Woodard explained that by conducting both sampling and additional data analysis, it will assist the Air Force in developing a risk assessment of potential exposure for former members.
In order to assist with this, the Air Force is broadening its examination of medical records in order to include as many members of the military as feasible. The initial set of data only covers 2001 onwards, when the Department of Defense started using digital medical records. However, the group they aim to include encompasses all individuals who have worked with military nuclear missiles dating back to 1976. This will also involve incorporating data from the Department of Veterans Affairs and state cancer registries.
The Air Force stated that limitations found in the initial dataset are prompting them to broaden their scope in order to capture as many cases as possible, especially among those who have previously served in missile-related career fields.
Overall, the research aims to gather information on every individual who was a part of the missile community between 1976 and 2010.
In the past, previous generations of missile launch officers had expressed concerns about illnesses within their community, but the Air Force’s response this time around is significantly different. Despite multiple reviews by the Air Force, missileers were told for years that there was no reason to worry.

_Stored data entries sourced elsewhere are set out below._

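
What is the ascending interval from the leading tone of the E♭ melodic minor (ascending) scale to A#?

The leading tone of Eb melodic minor (ascending) is D.
D up to A#: letters D→A make it a fifth; 8 semitones makes it augmented.

augmented fifth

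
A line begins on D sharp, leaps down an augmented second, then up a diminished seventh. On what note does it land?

Bbb

An augmented second down from D# is C (letter C, 3 semitones down).
A diminished seventh up from C is Bbb (letter B, 9 semitones up).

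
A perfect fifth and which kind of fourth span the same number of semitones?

A perfect fifth spans 7 semitones.
A fourth spanning 7 semitones is doubly augmented (the perfect fourth is 5).

doubly augmented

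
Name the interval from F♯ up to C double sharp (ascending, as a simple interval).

augmented fifth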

However, the matter gained increased awareness this year when numerous current and former officers, as well as their surviving relatives, joined together and shared their self-reported data on cancer diagnoses. Specifically, 41 launch officers reported being diagnosed with non-Hodgkin lymphoma, a type of blood cancer. These families have created a group called the Torchlight Initiative to bring attention to this issue.
The Air Force investigation is examining a wider range of cancer types, however, the amount of self-reported cases of NHL is notable due to the small size of the missile launch officer community. The National Cancer Institute reports that the national average for NHL is 18.7 cases per 100,000 individuals.
According to the Torchlight Initiative, approximately 21,000 individuals have served as missileers since the 1960s. The Air Force estimates that the entire missile community population, including maintainers and security forces, is around 84,000 individuals.
According to the Torchlight Initiative, the recent discoveries regarding air, water, and soil quality are alarming. The missile community is still facing higher than average rates of cancer, and it is crucial for them to have accurate records of their exposure in order to receive proper treatment.
The increased reaction from the Air Force is a result of a significant shift in the Department of Defense and Department of Veterans Affairs to more closely examine the problem of exposure to hazardous substances, including radiation and harmful air pollutants, in military jobs.
Sometimes, it takes a bottom-up approach to bring about change. This can be through the efforts of organizations like the Torchlight Initiative, or through the advocacy of veterans from Iraq and Afghanistan who were exposed to harmful fumes from burning trash at military bases. It can also be done by individual pilots who highlight the large number of sick pilots who flew the same type of aircraft, like the Navy’s E-2 Hawkeye radar plane, to push for more action to address cancer clusters in the military.
One major change in the Air Force’s missileer community is that a significant number of officers who have been diagnosed with cancer are still actively serving. Additionally, many of the current leaders in the missile community have connections to previous missileers who have also been diagnosed with or passed away from cancer.
“I am acquainted with several individuals who have survived non-Hodgkin lymphoma, so I have a great deal of empathy and a strong desire to gain a better understanding,” stated Colonel Barry Little, the leader of the 341st Missile Wing at Malmstrom Air Force Base. “We are thoroughly investigating every possible avenue.”